User-Defined Filters
Overview
User-defined filters let you save frequently used search conditions as a single filter object. Under Policies > User-Defined Filters, security analysts can organize commonly used IP, port, and string condition expressions and reuse the same conditions across multiple detection scenarios and queries without rewriting them each time.
Registered user-defined filters can be used with stream rules, batch rules, and the matchfilter() function. All users, including administrators, can view user-defined filters, but only administrators can add, edit, or delete them.
View/search user-defined filters
You can view or search the user-defined filter list under Policies > User-Defined Filters.
- Name: Name of the user-defined filter.
- Description: Description of the user-defined filter.
- Created At: Date the user-defined filter was created.
- Modified At: Date the user-defined filter was last modified.

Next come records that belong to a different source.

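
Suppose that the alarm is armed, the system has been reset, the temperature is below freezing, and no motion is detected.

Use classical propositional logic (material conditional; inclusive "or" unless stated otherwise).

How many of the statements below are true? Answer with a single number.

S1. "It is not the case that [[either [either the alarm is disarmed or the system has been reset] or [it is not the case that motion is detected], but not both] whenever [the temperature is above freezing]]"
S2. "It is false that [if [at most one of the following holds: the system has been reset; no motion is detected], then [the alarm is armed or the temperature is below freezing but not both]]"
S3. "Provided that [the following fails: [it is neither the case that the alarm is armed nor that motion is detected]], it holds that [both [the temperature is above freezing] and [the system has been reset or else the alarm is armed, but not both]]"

Let L = "the temperature is below freezing" (T), N = "the alarm is armed" (T), U = "the system has been reset" (T), Q = "motion is detected" (F).

S1: In symbols: ¬(¬L → ((¬N ∨ U) ⊕ ¬Q))

¬L = ¬T = F
¬N = ¬T = F
¬N ∨ U = F ∨ T = T
¬Q = ¬F = T
(¬N ∨ U) ⊕ ¬Q = T ⊕ T = F
¬L → ((¬N ∨ U) ⊕ ¬Q) = F → F = T
¬(¬L → ((¬N ∨ U) ⊕ ¬Q)) = ¬T = F
Thus S1 is false.

S2: Parsed as ¬((U ↑ ¬Q) → (N ⊕ L))

¬Q = ¬F = T
U ↑ ¬Q = T ↑ T = F
N ⊕ L = T ⊕ T = F
(U ↑ ¬Q) → (N ⊕ L) = F → F = T
¬((U ↑ ¬Q) → (N ⊕ L)) = ¬T = F
Thus S2 is false.

S3: This is ¬(N ↓ Q) → (¬L ∧ (U ⊕ N)).

N ↓ Q = T ↓ F = F
¬(N ↓ Q) = ¬F = T
¬L = ¬T = F
U ⊕ N = T ⊕ T = F
¬L ∧ (U ⊕ N) = F ∧ F = F
¬(N ↓ Q) → (¬L ∧ (U ⊕ N)) = T → F = F
So S3 is false.

Count: 0.

0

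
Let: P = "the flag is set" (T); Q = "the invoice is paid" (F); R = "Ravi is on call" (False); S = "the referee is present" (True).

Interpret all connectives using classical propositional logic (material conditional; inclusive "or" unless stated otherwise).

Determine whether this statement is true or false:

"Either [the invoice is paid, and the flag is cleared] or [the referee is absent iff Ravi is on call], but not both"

True.

This is (Q and not P) xor (not S iff R).

not P = not True = False
Q and not P = False and False = False
not S = not True = False
not S iff R = False iff False = True
(Q and not P) xor (not S iff R) = False xor True = True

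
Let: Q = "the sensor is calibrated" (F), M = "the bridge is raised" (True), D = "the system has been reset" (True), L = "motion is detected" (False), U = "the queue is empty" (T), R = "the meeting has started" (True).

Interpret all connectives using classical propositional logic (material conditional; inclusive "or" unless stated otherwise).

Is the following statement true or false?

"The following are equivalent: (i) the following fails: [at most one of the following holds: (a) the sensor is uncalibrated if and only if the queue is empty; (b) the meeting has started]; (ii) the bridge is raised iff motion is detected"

Formalization: ¬((¬Q ↔ U) ↑ R) ↔ (M ↔ L)

¬Q = ¬F = T
¬Q ↔ U = T ↔ T = T
(¬Q ↔ U) ↑ R = T ↑ T = F
¬((¬Q ↔ U) ↑ R) = ¬F = T
M ↔ L = T ↔ F = F
¬((¬Q ↔ U) ↑ R) ↔ (M ↔ L) = T ↔ F = F

False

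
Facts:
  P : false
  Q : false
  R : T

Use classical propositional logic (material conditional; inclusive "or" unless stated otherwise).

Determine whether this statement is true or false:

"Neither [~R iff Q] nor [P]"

Formalization: (¬R ↔ Q) ↓ P

¬R = ¬T = F
¬R ↔ Q = F ↔ F = T
(¬R ↔ Q) ↓ P = T ↓ F = F

False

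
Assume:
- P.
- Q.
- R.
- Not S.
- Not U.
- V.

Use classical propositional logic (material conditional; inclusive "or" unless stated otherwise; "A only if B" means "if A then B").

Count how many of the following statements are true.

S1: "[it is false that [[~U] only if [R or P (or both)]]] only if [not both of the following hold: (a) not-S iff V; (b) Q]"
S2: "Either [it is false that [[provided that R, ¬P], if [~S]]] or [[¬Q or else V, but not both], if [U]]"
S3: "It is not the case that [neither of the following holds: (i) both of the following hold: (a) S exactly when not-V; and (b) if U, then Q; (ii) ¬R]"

3

S1: Formalization: ~(~U -> (R | P)) -> ((~S <-> V) nand Q)

~U = ~F = T
R | P = T | T = T
~U -> (R | P) = T -> T = T
~(~U -> (R | P)) = ~T = F
~S = ~F = T
~S <-> V = T <-> T = T
(~S <-> V) nand Q = T nand T = F
~(~U -> (R | P)) -> ((~S <-> V) nand Q) = F -> F = T
Thus S1 is true.

S2: Formalization: ~(~S -> (R -> ~P)) | (U -> (~Q xor V))

~S = ~F = T
~P = ~T = F
R -> ~P = T -> F = F
~S -> (R -> ~P) = T -> F = F
~(~S -> (R -> ~P)) = ~F = T
~Q = ~T = F
~Q xor V = F xor T = T
U -> (~Q xor V) = F -> T = T
~(~S -> (R -> ~P)) | (U -> (~Q xor V)) = T | T = T
So S2 is true.

S3: Formalization: ~(((S <-> ~V) & (U -> Q)) nor ~R)

~V = ~T = F
S <-> ~V = F <-> F = T
U -> Q = F -> T = T
(S <-> ~V) & (U -> Q) = T & T = T
~R = ~T = F
((S <-> ~V) & (U -> Q)) nor ~R = T nor F = F
~(((S <-> ~V) & (U -> Q)) nor ~R) = ~F = T
Thus S3 is true.

Count: 3.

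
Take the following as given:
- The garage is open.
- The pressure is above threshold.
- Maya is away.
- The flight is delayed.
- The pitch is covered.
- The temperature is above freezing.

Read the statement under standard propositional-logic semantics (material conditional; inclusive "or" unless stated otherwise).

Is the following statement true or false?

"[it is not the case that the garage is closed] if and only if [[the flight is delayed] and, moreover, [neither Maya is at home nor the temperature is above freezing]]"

The statement is false.

Let U = "the garage is closed" (F), N = "the flight is delayed" (T), G = "Maya is at home" (F), S = "the temperature is below freezing" (F).
Formalization: ¬U ↔ (N ∧ (G ↓ ¬S))

¬U = ¬F = T
¬S = ¬F = T
G ↓ ¬S = F ↓ T = F
N ∧ (G ↓ ¬S) = T ∧ F = F
¬U ↔ (N ∧ (G ↓ ¬S)) = T ↔ F = F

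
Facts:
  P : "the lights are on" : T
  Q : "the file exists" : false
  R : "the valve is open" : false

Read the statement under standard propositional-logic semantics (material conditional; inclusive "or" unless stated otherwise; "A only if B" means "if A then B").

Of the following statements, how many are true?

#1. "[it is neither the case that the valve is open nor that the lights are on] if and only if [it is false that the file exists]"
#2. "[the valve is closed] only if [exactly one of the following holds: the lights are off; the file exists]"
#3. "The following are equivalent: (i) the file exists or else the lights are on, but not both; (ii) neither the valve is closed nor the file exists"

0

#1: This is (R ↓ P) ↔ ¬Q.

R ↓ P = F ↓ T = F
¬Q = ¬F = T
(R ↓ P) ↔ ¬Q = F ↔ T = F
Thus #1 is false.

#2: Formalization: ¬R → (¬P ⊕ Q)

¬R = ¬F = T
¬P = ¬T = F
¬P ⊕ Q = F ⊕ F = F
¬R → (¬P ⊕ Q) = T → F = F
Thus #2 is false.

#3: Formalization: (Q ⊕ P) ↔ (¬R ↓ Q)

Q ⊕ P = F ⊕ T = T
¬R = ¬F = T
¬R ↓ Q = T ↓ F = F
(Q ⊕ P) ↔ (¬R ↓ Q) = T ↔ F = F
Thus #3 is false.

True statements: 0 (none).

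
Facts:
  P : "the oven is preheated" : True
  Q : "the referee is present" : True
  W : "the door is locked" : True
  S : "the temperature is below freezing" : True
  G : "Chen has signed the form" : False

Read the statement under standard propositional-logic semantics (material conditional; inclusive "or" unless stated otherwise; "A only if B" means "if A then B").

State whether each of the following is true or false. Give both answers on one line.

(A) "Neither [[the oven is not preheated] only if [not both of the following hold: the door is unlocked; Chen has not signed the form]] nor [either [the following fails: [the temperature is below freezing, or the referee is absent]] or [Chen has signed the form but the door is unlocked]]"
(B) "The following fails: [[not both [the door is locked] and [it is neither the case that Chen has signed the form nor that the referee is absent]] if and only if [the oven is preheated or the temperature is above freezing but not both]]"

(A) F / (B) T

(A): Parsed as (~P -> (~W nand ~G)) nor (~(S | ~Q) | (G & ~W))

~P = ~T = F
~W = ~T = F
~G = ~F = T
~W nand ~G = F nand T = T
~P -> (~W nand ~G) = F -> T = T
~Q = ~T = F
S | ~Q = T | F = T
~(S | ~Q) = ~T = F
~W = ~T = F
G & ~W = F & F = F
~(S | ~Q) | (G & ~W) = F | F = F
(~P -> (~W nand ~G)) nor (~(S | ~Q) | (G & ~W)) = T nor F = F
Thus (A) is false.

(B): Formalization: ~((W nand (G nor ~Q)) <-> (P xor ~S))

~Q = ~T = F
G nor ~Q = F nor F = T
W nand (G nor ~Q) = T nand T = F
~S = ~T = F
P xor ~S = T xor F = T
(W nand (G nor ~Q)) <-> (P xor ~S) = F <-> T = F
~((W nand (G nor ~Q)) <-> (P xor ~S)) = ~F = T
Thus (B) is true.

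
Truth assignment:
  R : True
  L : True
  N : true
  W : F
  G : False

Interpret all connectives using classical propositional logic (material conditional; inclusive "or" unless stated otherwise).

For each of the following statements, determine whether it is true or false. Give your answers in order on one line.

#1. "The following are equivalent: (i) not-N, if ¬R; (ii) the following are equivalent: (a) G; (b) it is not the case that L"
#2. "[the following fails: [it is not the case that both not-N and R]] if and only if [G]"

#1 true, #2 true

#1: Formalization: (not R -> not N) iff (G iff not L)

not R = not True = False
not N = not True = False
not R -> not N = False -> False = True
not L = not True = False
G iff not L = False iff False = True
(not R -> not N) iff (G iff not L) = True iff True = True
Hence #1 is true.

#2: In symbols: not (not N nand R) iff G

not N = not True = False
not N nand R = False nand True = True
not (not N nand R) = not True = False
not (not N nand R) iff G = False iff False = True
Hence #2 is true.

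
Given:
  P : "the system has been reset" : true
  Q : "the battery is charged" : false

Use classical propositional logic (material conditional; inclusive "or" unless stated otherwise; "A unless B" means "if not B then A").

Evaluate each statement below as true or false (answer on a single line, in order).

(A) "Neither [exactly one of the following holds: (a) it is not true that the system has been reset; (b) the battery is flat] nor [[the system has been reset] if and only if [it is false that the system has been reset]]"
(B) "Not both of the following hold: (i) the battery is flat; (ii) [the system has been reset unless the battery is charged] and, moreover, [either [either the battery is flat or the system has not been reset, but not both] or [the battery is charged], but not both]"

(A) false; (B) false

(A): Parsed as (~P xor ~Q) nor (P <-> ~P)

~P = ~T = F
~Q = ~F = T
~P xor ~Q = F xor T = T
~P = ~T = F
P <-> ~P = T <-> F = F
(~P xor ~Q) nor (P <-> ~P) = T nor F = F
Hence (A) is false.

(B): Formalization: ~Q nand ((P | Q) & ((~Q xor ~P) xor Q))

~Q = ~F = T
P | Q = T | F = T
~Q = ~F = T
~P = ~T = F
~Q xor ~P = T xor F = T
(~Q xor ~P) xor Q = T xor F = T
(P | Q) & ((~Q xor ~P) xor Q) = T & T = T
~Q nand ((P | Q) & ((~Q xor ~P) xor Q)) = T nand T = F
Hence (B) is false.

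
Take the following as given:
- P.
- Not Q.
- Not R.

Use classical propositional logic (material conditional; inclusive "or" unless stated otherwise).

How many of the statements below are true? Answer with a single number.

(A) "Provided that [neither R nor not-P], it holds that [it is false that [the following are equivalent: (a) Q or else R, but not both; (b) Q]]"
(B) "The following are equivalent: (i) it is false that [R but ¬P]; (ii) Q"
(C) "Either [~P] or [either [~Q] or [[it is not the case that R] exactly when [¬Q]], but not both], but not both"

0

(A): In symbols: (R nor not P) -> not ((Q xor R) iff Q)

not P = not True = False
R nor not P = False nor False = True
Q xor R = False xor False = False
(Q xor R) iff Q = False iff False = True
not ((Q xor R) iff Q) = not True = False
(R nor not P) -> not ((Q xor R) iff Q) = True -> False = False
Hence (A) is false.

(B): In symbols: not (R and not P) iff Q

not P = not True = False
R and not P = False and False = False
not (R and not P) = not False = True
not (R and not P) iff Q = True iff False = False
Hence (B) is false.

(C): In symbols: not P xor (not Q xor (not R iff not Q))

not P = not True = False
not Q = not False = True
not R = not False = True
not Q = not False = True
not R iff not Q = True iff True = True
not Q xor (not R iff not Q) = True xor True = False
not P xor (not Q xor (not R iff not Q)) = False xor False = False
Thus (C) is false.

0 of the 3 statements are true (none).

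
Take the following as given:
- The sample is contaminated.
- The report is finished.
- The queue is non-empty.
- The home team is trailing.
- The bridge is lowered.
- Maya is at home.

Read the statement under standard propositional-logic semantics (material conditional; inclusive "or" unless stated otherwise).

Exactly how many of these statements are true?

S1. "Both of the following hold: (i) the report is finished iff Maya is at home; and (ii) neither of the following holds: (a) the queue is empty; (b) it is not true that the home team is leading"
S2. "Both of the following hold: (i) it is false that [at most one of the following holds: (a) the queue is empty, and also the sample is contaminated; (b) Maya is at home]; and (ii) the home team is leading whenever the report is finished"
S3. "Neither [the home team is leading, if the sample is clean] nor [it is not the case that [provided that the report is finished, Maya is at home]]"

Let Q = "the report is finished" (T), V = "Maya is at home" (T), R = "the queue is empty" (F), S = "the home team is leading" (F), P = "the sample is contaminated" (T).

S1: Formalization: (Q ↔ V) ∧ (R ↓ ¬S)

Q ↔ V = T ↔ T = T
¬S = ¬F = T
R ↓ ¬S = F ↓ T = F
(Q ↔ V) ∧ (R ↓ ¬S) = T ∧ F = F
Thus S1 is false.

S2: Formalization: ¬((R ∧ P) ↑ V) ∧ (Q → S)

R ∧ P = F ∧ T = F
(R ∧ P) ↑ V = F ↑ T = T
¬((R ∧ P) ↑ V) = ¬T = F
Q → S = T → F = F
¬((R ∧ P) ↑ V) ∧ (Q → S) = F ∧ F = F
So S2 is false.

S3: Parsed as (¬P → S) ↓ ¬(Q → V)

¬P = ¬T = F
¬P → S = F → F = T
Q → V = T → T = T
¬(Q → V) = ¬T = F
(¬P → S) ↓ ¬(Q → V) = T ↓ F = F
Hence S3 is false.

Count: 0.

0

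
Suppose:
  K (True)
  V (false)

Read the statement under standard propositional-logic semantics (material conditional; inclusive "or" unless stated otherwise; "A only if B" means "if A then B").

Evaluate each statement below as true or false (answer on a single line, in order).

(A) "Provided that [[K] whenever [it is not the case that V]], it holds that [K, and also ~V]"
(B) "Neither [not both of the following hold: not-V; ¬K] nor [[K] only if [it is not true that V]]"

(A): Formalization: (~V -> K) -> (K & ~V)

~V = ~F = T
~V -> K = T -> T = T
~V = ~F = T
K & ~V = T & T = T
(~V -> K) -> (K & ~V) = T -> T = T
So (A) is true.

(B): In symbols: (~V nand ~K) nor (K -> ~V)

~V = ~F = T
~K = ~T = F
~V nand ~K = T nand F = T
~V = ~F = T
K -> ~V = T -> T = T
(~V nand ~K) nor (K -> ~V) = T nor T = F
So (B) is false.

(A) T; (B) F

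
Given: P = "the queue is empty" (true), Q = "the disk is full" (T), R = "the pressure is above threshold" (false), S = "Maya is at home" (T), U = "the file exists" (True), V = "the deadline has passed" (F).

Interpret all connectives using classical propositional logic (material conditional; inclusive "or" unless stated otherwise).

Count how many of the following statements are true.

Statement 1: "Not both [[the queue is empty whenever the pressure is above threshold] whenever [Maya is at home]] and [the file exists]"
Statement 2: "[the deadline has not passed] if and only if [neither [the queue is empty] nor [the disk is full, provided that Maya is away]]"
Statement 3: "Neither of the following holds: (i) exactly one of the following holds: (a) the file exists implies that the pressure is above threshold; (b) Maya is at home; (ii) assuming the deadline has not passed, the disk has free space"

Statement 1: This is (S -> (R -> P)) nand U.

R -> P = False -> True = True
S -> (R -> P) = True -> True = True
(S -> (R -> P)) nand U = True nand True = False
Thus Statement 1 is false.

Statement 2: Parsed as not V iff (P nor (not S -> Q))

not V = not False = True
not S = not True = False
not S -> Q = False -> True = True
P nor (not S -> Q) = True nor True = False
not V iff (P nor (not S -> Q)) = True iff False = False
Hence Statement 2 is false.

Statement 3: Formalization: ((U -> R) xor S) nor (not V -> not Q)

U -> R = True -> False = False
(U -> R) xor S = False xor True = True
not V = not False = True
not Q = not True = False
not V -> not Q = True -> False = False
((U -> R) xor S) nor (not V -> not Q) = True nor False = False
Hence Statement 3 is false.

0 of the 3 statements are true (none).

0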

To find a specific entry in the list, use the search tool in the toolbar. If you enter multiple words, the search tool finds user-defined filters where every word appears in either Name or Description.
Download list
To save the user-defined filter list to your local PC, click 
in the toolbar.
Refresh list
To reload the user-defined filter list with the latest data, click 
in the toolbar.
Add a user-defined filter
To create a new user-defined filter for reuse in detection scenarios and queries, follow these steps.
-
Under Policies > User-Defined Filters, click Add in the toolbar.
-
On the Add User-Defined Filter screen, enter the general settings.
- Name: Name of the user-defined filter (required, up to 50 characters).
- Description: Description of the user-defined filter (up to 2,000 characters).
-
Under Type, select how to build the filter (default: Tree; options: Tree, Expression).
-
Enter the Filter Expression according to the selected type.
- Tree:
- At the top of the condition group, select AND or OR to set the group operator.
- Use the Add menu to add a single filter or a sub-group.
- Sub-groups can be nested up to three levels deep.
- Each filter row accepts an Expression and a Description.
- At least one filter must be added before you can save.
- Expression:
- Enter a Logpresso boolean expression for use in
searchsyntax directly in the text box. - The entered expression is validated before saving.
- Enter a Logpresso boolean expression for use in
- Tree:
-
Review the information and click Save.
Edit a user-defined filter
To change the information or condition expression of an existing user-defined filter, follow these steps.
- Click the row of the user-defined filter you want to edit in the list.
- On the Edit User-Defined Filter screen, update the information and click Save.
Use user-defined filters
Registered user-defined filters can be used in the following ways.
Stream rules and batch rules
If there are common repeated conditions when writing queries in stream rules or batch rules, separate them into user-defined filters for centralized management. For example, creating filters for specific network ranges, reputation conditions, or frequently used exception conditions eliminates the need to re-enter the same expressions across multiple scenarios.
Queries
In queries, you can call a user-defined filter using the matchfilter() function. You can use the GUID or the unique name of the user-defined filter.
| search matchfilter("user-defined filter GUID")
| search matchfilter("user-defined filter name")
To use the GUID, check the value in your browser's address bar.
Delete a user-defined filter
To clean up user-defined filters that are no longer in use, follow these steps.
- Select the checkbox on the row of the user-defined filter to delete in the list.
- Click Delete in the toolbar.
- In the Delete User-Defined Filter dialog, confirm the targets to delete and click Delete.